Decir que tenía miedo, era poco. Alejo estaba aterrado.
Podía sentir con exactitud como se le erizaba la piel, como le temblaban salvajemente las manos, pero sobre todo era demasiado consciente de que lo estaban siguiendo.
Quizás no fue tan buena idea salir a caminar al parque termal de Santa Fé, solo y a oscuras. Tal vez no fue la mejor idea recorrer aquel terreno abandonado, un viernes trece, porque estaba estresado de un agitado día facultativo.
Claramente podría haber tomado otra opción, como llamar a Matías -su mejor amigo- para hacer catarsis, mirar El Diario de una Pasión por octava vez, o sencillamente dormir. Pero ya está, ya lo había hecho. Ya estaba en el baile.
Se decidió por empezar a correr.
No estaba delirando, había visto como un hombre alto, delgado y vestido de negro lo había comenzado a seguir una cuadra atrás. Lo que le resultó alarmante fue la campera con capucha que lo cubría y como parecía que escondía algo en un bolsillo.
¿Y si era un arma? ¿Lo iban a matar? ¿Era este, oficialmente, el último día de su vida? ¿Lo iban a torturar hasta que desee no estar vivo?
Las preguntas salían disparadas por su cabeza, podía escuchar pasos trotando casi a la par suyo. Estaba desesperado. No sabía que hacer, había dejado su celular en el depto, no tenía forma alguna de comunicarse con alguien.
No podía correr.
Estaba angustiado, completamente agobiado, miraba para los costados y veía árboles, árboles, árboles y más árboles. No le salía la voz, tenía la garganta seca, no podia pedir ayuda. No veía a nadie, se sentía solo, asustado, no podia creer como no se había despedido de Bruna con un abrazo más fuerte, más duradero, esa mañana que desayunaron juntos. Se arrepentía de tantas cosas.
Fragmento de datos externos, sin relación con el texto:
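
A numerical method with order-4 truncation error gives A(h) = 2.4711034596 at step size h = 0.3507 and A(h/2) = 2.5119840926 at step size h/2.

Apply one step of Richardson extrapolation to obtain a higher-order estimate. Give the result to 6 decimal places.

2.514709

Order 4 gives 2^r = 16 and 2^r − 1 = 15.
Top: 16(2.5119840926) − (2.4711034596) = 37.7206420220
Divide by 2^4 − 1 = 15.
(16*2.5119840926 − 2.4711034596)/(16 − 1) = 2.5147094681
Gap between inputs: 4.088e-02; correction applied: +0.0027253755.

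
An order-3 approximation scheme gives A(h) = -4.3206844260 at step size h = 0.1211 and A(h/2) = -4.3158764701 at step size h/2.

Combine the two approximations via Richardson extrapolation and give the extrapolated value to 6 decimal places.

-4.315190

Error is O(h^3); halving h shrinks it by 2^3 = 8.
Top: 8(-4.3158764701) − (-4.3206844260) = -30.2063273348
Divide by 2^3 − 1 = 7.
Extrapolated: (-30.2063273348) / 7 = -4.3151896193
Gap between inputs: 4.808e-03; correction applied: +0.0006868508.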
No se merecía esto, no era su destino morir de esta forma, no era justo. Alejo Véliz no era mala persona, nunca le había deseado el mal a alguien sinceramente (a pesar de sus insultos hacia ciertos leprosos), siempre ayudaba a cualquiera que necesitara de él sin exigir nada. El rosarino era bondadoso. Nada de esto era justo, lo sabía.
No se había despedido de sus papás, ni de sus amigos. No se le había declarado al chico que le gustaba hace tantos años, no había hecho tantas cosas.
Sus piernas estaban cansadas, no escuchaba nada, sentía que en cualquier momento iba a caer rendido en el pasto cubierto de hojas recién caídas .
A lo mejor, le podría hacer frente al hombre que lo perseguía y enfrentarse en un mano a mano, pero ¿y si era un arma lo que había visto? No tenía posibilidades de ganar. Estaba acabado. Era una pérdida de tiempo seguir luchando, seguir con esperanzas de sobrevivir, no valía la pena si al fin y al cabo lo iban a matar, solo postergaba la muerte.
Estaba tan sumido en sus pensamientos que lo próximo que registró fue que se había caído, tropezando con sus propios pies. Por primera vez fue consciente de que estaba sollozando violentamente. Seguro su estado era deplorable.
Pero lo que más le sorprendió fue escuchar un "Alejo", un grito ahogado.
Paró de llorar abruptamente.¿Era era...?
— Alejo, ¿sos pelotudo? Te estoy gritando hace como cinco minutos que soy yo, imbecil.
Soulé lucía cansado, se agarraba el cuello e inhalaba profundamente para después exhalar. Pero, por otro lado, Alejo estaba enojado.
Probablemente nunca había estado tan enojado en su vida como en ese momento.
— Matías, pelotudo de mierda, ¿vos queres que yo me muera de un infarto? ¿Queres que te cague a piñas, estúpido?